如果在上一步出现了问题，或者你只想了解幕后发生了什么，可以使用 summary 方法。它将详细逐步展示，你将看到流程在哪个点上失败。

mnist.summary(untar_data(URLs.MNIST_TINY))

Setting-up type transforms pipelines
Collecting items from /home/jhoward/.fastai/data/mnist_tiny
Found 2856 items
2 datasets of sizes 1418,1398
Setting up Pipeline: PILBase.create
Setting up Pipeline: parent_label -> Categorize -- {'vocab': None, 'sort': True, 'add_na': False}

Building one sample
  Pipeline: PILBase.create
    starting from
      /home/jhoward/.fastai/data/mnist_tiny/mnist_tiny/train/7/7420.png
    applying PILBase.create gives
      PILImageBW mode=L size=28x28
  Pipeline: parent_label -> Categorize -- {'vocab': None, 'sort': True, 'add_na': False}
    starting from
      /home/jhoward/.fastai/data/mnist_tiny/mnist_tiny/train/7/7420.png
    applying parent_label gives
      7
    applying Categorize -- {'vocab': None, 'sort': True, 'add_na': False} gives
      TensorCategory(1)

Final sample: (PILImageBW mode=L size=28x28, TensorCategory(1))

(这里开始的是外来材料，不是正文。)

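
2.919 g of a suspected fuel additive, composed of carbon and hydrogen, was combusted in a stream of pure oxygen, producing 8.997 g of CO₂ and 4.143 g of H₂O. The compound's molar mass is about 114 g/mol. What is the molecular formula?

mol C = 8.997 g CO₂ ÷ 44.009 g/mol = 0.20444 mol
mol H = 2 × 4.143 g H₂O ÷ 18.015 g/mol = 0.45995 mol
Divide by the smallest (0.20444 mol): C 1.000, H 2.250
Multiplying each by 4 gives whole numbers: C 4.00, H 9.00
Empirical formula: C4H9
Empirical-formula mass = 57.12 g/mol; 114 ÷ 57.12 ≈ 2, so the molecular formula is C8H18.

C8H18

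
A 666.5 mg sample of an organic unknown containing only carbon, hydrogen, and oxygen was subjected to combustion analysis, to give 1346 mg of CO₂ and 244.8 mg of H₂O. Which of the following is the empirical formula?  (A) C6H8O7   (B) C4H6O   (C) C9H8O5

mol C = 1.346 g CO₂ ÷ 44.009 g/mol = 0.030585 mol
mol H = 2 × 0.2448 g H₂O ÷ 18.015 g/mol = 0.027177 mol
mass O = 0.6665 − (0.36735 + 0.027395) = 0.27175 g → mol O = 0.27175 ÷ 15.999 = 0.016986 mol
Divide by the smallest (0.016986 mol): C 1.801, H 1.600, O 1.000
Multiplying each by 5 gives whole numbers: C 9.00, H 8.00, O 5.00

(C) C9H8O5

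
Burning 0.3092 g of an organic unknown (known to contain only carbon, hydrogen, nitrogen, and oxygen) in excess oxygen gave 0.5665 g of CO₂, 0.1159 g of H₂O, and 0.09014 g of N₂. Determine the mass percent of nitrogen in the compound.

29.15%

mol C = 0.5665 g CO₂ ÷ 44.009 g/mol = 0.012872 mol
mol H = 2 × 0.1159 g H₂O ÷ 18.015 g/mol = 0.012867 mol
mol N = 2 × 0.09014 g N₂ ÷ 28.014 g/mol = 0.0064354 mol
mass O = 0.3092 − (0.15461 + 0.012970 + 0.090140) = 0.051480 g → mol O = 0.051480 ÷ 15.999 = 0.0032177 mol
mass % N = 0.090140 g ÷ 0.3092 g × 100%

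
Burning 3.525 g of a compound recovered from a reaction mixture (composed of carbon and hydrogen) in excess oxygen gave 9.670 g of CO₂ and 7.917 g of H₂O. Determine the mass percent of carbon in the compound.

mol C = 9.670 g CO₂ ÷ 44.009 g/mol = 0.21973 mol
mol H = 2 × 7.917 g H₂O ÷ 18.015 g/mol = 0.87893 mol
mass % C = 2.6392 g ÷ 3.525 g × 100%

74.87%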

Collecting items from /home/jhoward/.fastai/data/mnist_tiny
Found 2856 items
2 datasets of sizes 1418,1398
Setting up Pipeline: PILBase.create
Setting up Pipeline: parent_label -> Categorize -- {'vocab': None, 'sort': True, 'add_na': False}
Setting up after_item: Pipeline: ToTensor
Setting up before_batch: Pipeline: 
Setting up after_batch: Pipeline: IntToFloatTensor -- {'div': 255.0, 'div_mask': 1}

Building one batch
Applying item_tfms to the first sample:
  Pipeline: ToTensor
    starting from
      (PILImageBW mode=L size=28x28, TensorCategory(1))
    applying ToTensor gives
      (TensorImageBW of size 1x28x28, TensorCategory(1))

Adding the next 3 samples

No before_batch transform to apply

Collating items in a batch

Applying batch_tfms to the batch built
  Pipeline: IntToFloatTensor -- {'div': 255.0, 'div_mask': 1}
    starting from
      (TensorImageBW of size 4x1x28x28, TensorCategory([1, 1, 1, 1], device='cuda:0'))
    applying IntToFloatTensor -- {'div': 255.0, 'div_mask': 1} gives
      (TensorImageBW of size 4x1x28x28, TensorCategory([1, 1, 1, 1], device='cuda:0'))

让我们来看看另一个例子！

宠物（单标签）

牛津IIIT宠物数据集是一个包含狗和猫图片的数据集，共有37种不同的品种。与MNIST的一个小但非常重要的区别是，这里的图像并不都是相同的大小。在MNIST中，它们都是28x28像素，而这里的图像具有不同的宽高比或尺寸。因此，我们需要添加一些操作，使它们都变为相同的大小，以便可以将它们一起组合到一个批次中。我们还将学习如何添加数据增强。

让我们回顾一下之前的问题，并添加两个新问题：

我们的输入和目标是什么类型？图像和标签。
数据存放在哪里？在子文件夹中。
我们如何知道一个样本是在训练集还是验证集中？我们将进行随机划分。
我们如何知道图像的标签？通过查看父文件夹。
我们是否想对给定的样本应用一个函数？是的，我们需要将所有图像调整为给定的大小。
我们是否想在批次创建后对其应用一个函数？是的，我们想要数据增强。

pets = DataBlock(blocks=(ImageBlock, CategoryBlock), 
                 get_items=get_image_files, 
                 splitter=RandomSplitter(),
                 get_y=Pipeline([attrgetter("name"), RegexLabeller(pat = r'^(.*)_\d+.jpg$')]),
                 item_tfms=Resize(128),
                 batch_tfms=aug_transforms())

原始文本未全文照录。